Carlson was 3-40 in four seasons as the VU head coach. That’s all Carlson got — a 171-word going-away post on the VU website. There wasn’t much to say. That amounts to 57 words per victory. Please be gone, and use the back door.
Carlson, unintentionally, has turned into a sympathetic figure for the larger issue troubling the program. This goes way beyond his abilities and skills as a football coach.
A good man, and coach in the right set of circumstances, he was put in an awful situation by the administration. This was an institutional failure. He was allowed to twist in the wind for at least 11 games too long and then asked to exit via the back door.
The Crusaders lost their last game of the 2012 season 76-24 to Morehead State, a 3-5 team last year. They shouldn’t lose by 52 points to MSU and with just two wins in three seasons, the period should’ve been put on the end of the sentence then.

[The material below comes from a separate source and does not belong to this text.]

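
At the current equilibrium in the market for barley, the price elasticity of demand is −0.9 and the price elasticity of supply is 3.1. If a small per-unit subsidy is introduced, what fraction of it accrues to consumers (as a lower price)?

For a small subsidy around the equilibrium, the benefit split depends on the relative slopes, which at a point are proportional to the elasticities.
Buyer share = εs/(εs + |εd|) = 3.1/(3.1 + 0.9) = 0.775; seller share = |εd|/(εs + |εd|) = 0.225.

Consumer share = 0.775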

Carlson never should’ve been the guy from the beginning, yet he was the guy who coached the VU football team for 43 games. His hiring was a mistake. He didn’t understand the nuances of coaching at a Division I non-scholarship university. He never found the right mix of student/athletes that could excel at VU. He never endeared himself to the broad network of former players who were eager to help in anyway possible.

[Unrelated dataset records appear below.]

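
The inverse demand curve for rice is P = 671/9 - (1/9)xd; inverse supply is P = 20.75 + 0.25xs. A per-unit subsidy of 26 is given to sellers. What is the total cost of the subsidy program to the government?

Pre-subsidy: 671/9 - (1/9)x = 20.75 + 0.25x gives x* = 149 and P* = 58.
With the subsidy, sellers receive Ps = Pb + 26 for each unit, where Pb is the price buyers pay.
On the curves, Pb = 671/9 - (1/9)x and Ps = 20.75 + 0.25x; the wedge Ps − Pb = 26 gives 20.75 + 0.25x − (671/9 - (1/9)x) = 26, so x' = 221.
Then Pb = 671/9 − (1/9)·221 = 50 and Ps = 20.75 + 0.25·221 = 76.
Government outlay = subsidy × quantity = 26 × 221 = 5746.

Government cost = 5746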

There was a total misread by the administration, by the people who do the poking and prodding and investigating, by the professionals who are entrusted to run the athletic department, on his qualifications for the job. Nowhere on the official release did it say, “Sorry, we screwed up.”

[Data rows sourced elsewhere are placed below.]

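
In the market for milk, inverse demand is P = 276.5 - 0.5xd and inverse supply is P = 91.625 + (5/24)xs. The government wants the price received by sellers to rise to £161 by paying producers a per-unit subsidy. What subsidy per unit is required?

Required subsidy s = £51 per unit

At a seller price of 161, quantity supplied is -439.8 + 4.8·161 = 333.
Buyers absorb 333 only when they pay Pb = 276.5 − 0.5·333 = 110.
s = Ps − Pb = 161 − 110 = 51.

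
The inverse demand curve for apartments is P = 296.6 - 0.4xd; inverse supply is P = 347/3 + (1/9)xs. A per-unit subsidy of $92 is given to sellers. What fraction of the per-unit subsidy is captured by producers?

Pre-subsidy: 296.6 - 0.4x = 347/3 + (1/9)x gives x* = 354 and P* = 155.
With the subsidy, sellers receive Ps = Pb + 92 for each unit, where Pb is the price buyers pay.
On the curves, Pb = 296.6 - 0.4x and Ps = 347/3 + (1/9)x; the wedge Ps − Pb = 92 gives 347/3 + (1/9)x − (296.6 - 0.4x) = 92, so x' = 534.
Then Pb = 296.6 − 0.4·534 = 83 and Ps = 347/3 + (1/9)·534 = 175.
Buyers' price falls by P* − Pb = 155 − 83 = 72; sellers' price rises by Ps − P* = 175 − 155 = 20.
So producers capture 20/92 = 5/23 of each unit of subsidy.

Producer share = 5/23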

This means VU now has a credibility problem. The guys that were good, the players that helped create a competitive culture and even helped the team win championships, are skeptical about the administration’s motives. They don’t know if the administration doesn’t care, is incompetent or just made a mistake. They’re all taking a deep breath and hoping for the latter.
The state of the program is a deep source of heartache for the former players. They are hemorrhaging brown and gold and they’d like some answers. It’s been a decade and two coaches since the Crusaders have excelled.
“This just stinks to see this happen,” Matt Kleczewski, an offensive linemen who played from 1996 to 1998, said. “I get calls. I get texts. It’s embarrassing. I think it’s easy to make him (Carlson) the scapegoat.”
Kyle Padgett, a four-year starter on the offensive line and a 2004 graduate who coaches football at Indianapolis Scecina, a Class 2A powerhouse, said he was never contacted about recruits during Carlson’s tenure.
“Amongst the alumni, the general feeling is that the school is not committed to winning,” he said.
There are layers of possibility that could help improve the program:
A new stadium or a renovated stadium.
New football offices.
Easing some of the academic restrictions for student aid for the players.
All of this is completely irrelevant if the school can’t find the right guy.
It won’t be easy but it’s possible.
Tom Horne finished 67-103-1 in 16 seasons as coach. His team won the Pioneer Football League the year before he quit.
He was a good coach who maximized the Crusaders’ potential after a rocky start. They were generally good and sometimes they were even champions. His charge from the top was to compete for championships every third or fourth year and be competitive in between. That daily goal hasn’t changed.
Finding that person is imperative for LaBarbera. This is a legacy-building moment for him. Basketball was conveniently taken care of for him by the Drews. The good thing for him is that he didn’t have to follow Carlson out the door.
Now, he has a second chance. He needs to get it right this time because there are plenty of people who have noticed.
And they don’t like where this program has been.
For those alumni, those guys who had the opportunity to be good, those memories are irreplaceable. And they feel responsible for getting it back.
“Some of the best days of our lives,” Padgett said.
He wants a future generation of Crusaders football players to be able to say the same thing some day.